The next big learning is that we can’t do this alone. Any meaningful change requires full participation of ED and mental health clinicians, consumers, their carers, general practitioners, community-based clinicians and social leaders. We need to drop the silos and tribalism. We need to observe the principle ‘nothing about us without us.’
Most of our patients have multiple diagnoses – mental health, addiction, behavioural and medical. We need to build models that allow for this; a return to generalism. And that will involve all of us working together. We need to train and educate health professionals to treat our real patients, not imaginary patients in textbooks with single-system problems. This will require a complete re-think of our curriculum and assessment methods. It strikes me that there is a lot that might be done with simulation in the ED mental health space – to improve our interactions with patients, to test-drive new systems and processes, and to learn how to work more effectively with other clinical teams.
The final learning is that we need to reconsider our notions of safety and risk. Because the way most ED clinicians think about risk is meaningless to our patients. Keeping people ‘safe’ by using seclusion and restraint is causing them harm. Through listening to lived experience, I now have a true appreciation of the importance of least-restrictive practice and trauma-informed care. I’m not sure that this can be achieved through online training modules – it is best learned through conversation. Luckily, we all have plenty of opportunities to engage with people with lived experience of mental health problems. And I know that it’s not easy to avoid restrictive practice in the system as it is currently working, so we need to collectively start imagining how we might do things differently.
I am also much, much more aware of bias and prejudice in our system than I was at the start of this journey.
Clinicians are not comfortable with things that make us feel vulnerable. And things that we don’t understand. And things that don’t fit neatly into a checklist or flowchart. And people with different cultures and beliefs. And people that don’t follow our rules. Think about how you run the ward round.
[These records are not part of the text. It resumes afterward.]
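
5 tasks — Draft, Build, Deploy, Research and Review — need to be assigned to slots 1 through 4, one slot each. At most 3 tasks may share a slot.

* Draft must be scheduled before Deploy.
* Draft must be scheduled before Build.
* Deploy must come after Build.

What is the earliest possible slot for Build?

2

Precedence pushes Build to at least 2; downstream work caps Build at 3.
Build at 2 is achievable: Research in 1; Deploy in 3; Draft in 1; Review in 1; Build in 2.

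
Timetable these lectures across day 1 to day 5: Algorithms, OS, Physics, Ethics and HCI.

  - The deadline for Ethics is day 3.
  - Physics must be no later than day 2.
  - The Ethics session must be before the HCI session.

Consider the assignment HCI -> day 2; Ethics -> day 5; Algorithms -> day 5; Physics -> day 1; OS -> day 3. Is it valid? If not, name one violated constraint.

The Ethics session must be before the HCI session — violated.
The deadline for Ethics is day 3 — violated.
Physics must be no later than day 2 — holds.

No. The Ethics session must be before the HCI session is not satisfied.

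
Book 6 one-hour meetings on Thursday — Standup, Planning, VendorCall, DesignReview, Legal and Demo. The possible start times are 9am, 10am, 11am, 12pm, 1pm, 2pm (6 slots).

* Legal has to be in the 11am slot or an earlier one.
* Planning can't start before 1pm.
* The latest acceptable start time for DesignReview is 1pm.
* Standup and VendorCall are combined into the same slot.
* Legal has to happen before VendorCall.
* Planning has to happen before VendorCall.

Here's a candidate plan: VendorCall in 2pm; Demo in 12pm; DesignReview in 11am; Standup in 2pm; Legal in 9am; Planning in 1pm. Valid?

Valid

Legal has to be in the 11am slot or an earlier one — holds.
Planning has to happen before VendorCall — holds.
The latest acceptable start time for DesignReview is 1pm — holds.
Standup and VendorCall are combined into the same slot — holds.
Legal has to happen before VendorCall — holds.
Planning can't start before 1pm — holds.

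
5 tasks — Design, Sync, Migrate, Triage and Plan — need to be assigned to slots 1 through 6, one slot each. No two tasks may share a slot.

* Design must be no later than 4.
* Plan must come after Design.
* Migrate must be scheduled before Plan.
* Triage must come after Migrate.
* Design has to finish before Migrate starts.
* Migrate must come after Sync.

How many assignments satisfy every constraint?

Splitting on Design: it can be 1 (10), 2 (10), 3 (4). Listing each branch's schedules as (Sync, Migrate, Triage, Plan):
Design=1: (2,3,4,5) (2,3,4,6) (2,3,5,4) (2,3,5,6) (2,3,6,4) (2,3,6,5) (2,4,5,6) (2,4,6,5) (3,4,5,6) (3,4,6,5) — 10.
Design=2: (1,3,4,5) (1,3,4,6) (1,3,5,4) (1,3,5,6) (1,3,6,4) (1,3,6,5) (1,4,5,6) (1,4,6,5) (3,4,5,6) (3,4,6,5) — 10.
Design=3: (1,4,5,6) (1,4,6,5) (2,4,5,6) (2,4,6,5) — 4.
Summing: 10 + 10 + 4 = 24.

24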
Do you walk past the mental health patients and discuss their treatment at the end of the next bed? It’s not good enough. I reiterate, empathy and collaboration, especially with patients and carers, are key to developing better processes. Every policy or guideline that we use should be co-designed with consumers. Patients must be at the centre of everything that we do.
I’m very proud to have been involved with this body of work. I’m proud of ACEM for forging a path into difficult territory. I have learned a lot, met inspiring people, developed my ideas and grown as a person.
We work on the edge. We see all of humanity. We feel the cracks in the system. We meet people on their worst days and we know how easily lines can be crossed. We need to be social justice warriors – because our skill and experience can drive important structural and cultural change for good.
I would like to thank ACEM for this amazing opportunity.
Clare Skinner is Director of Emergency Medicine at Hornsby Ku-ring-gai Hospital in Sydney, NSW, Australia. Her professional interests include health system redesign, medical education and improving hospital culture. She is on a gazillion committees. In her spare time, she writes stories, plays music, makes bad art and hangs out with her partner and kids.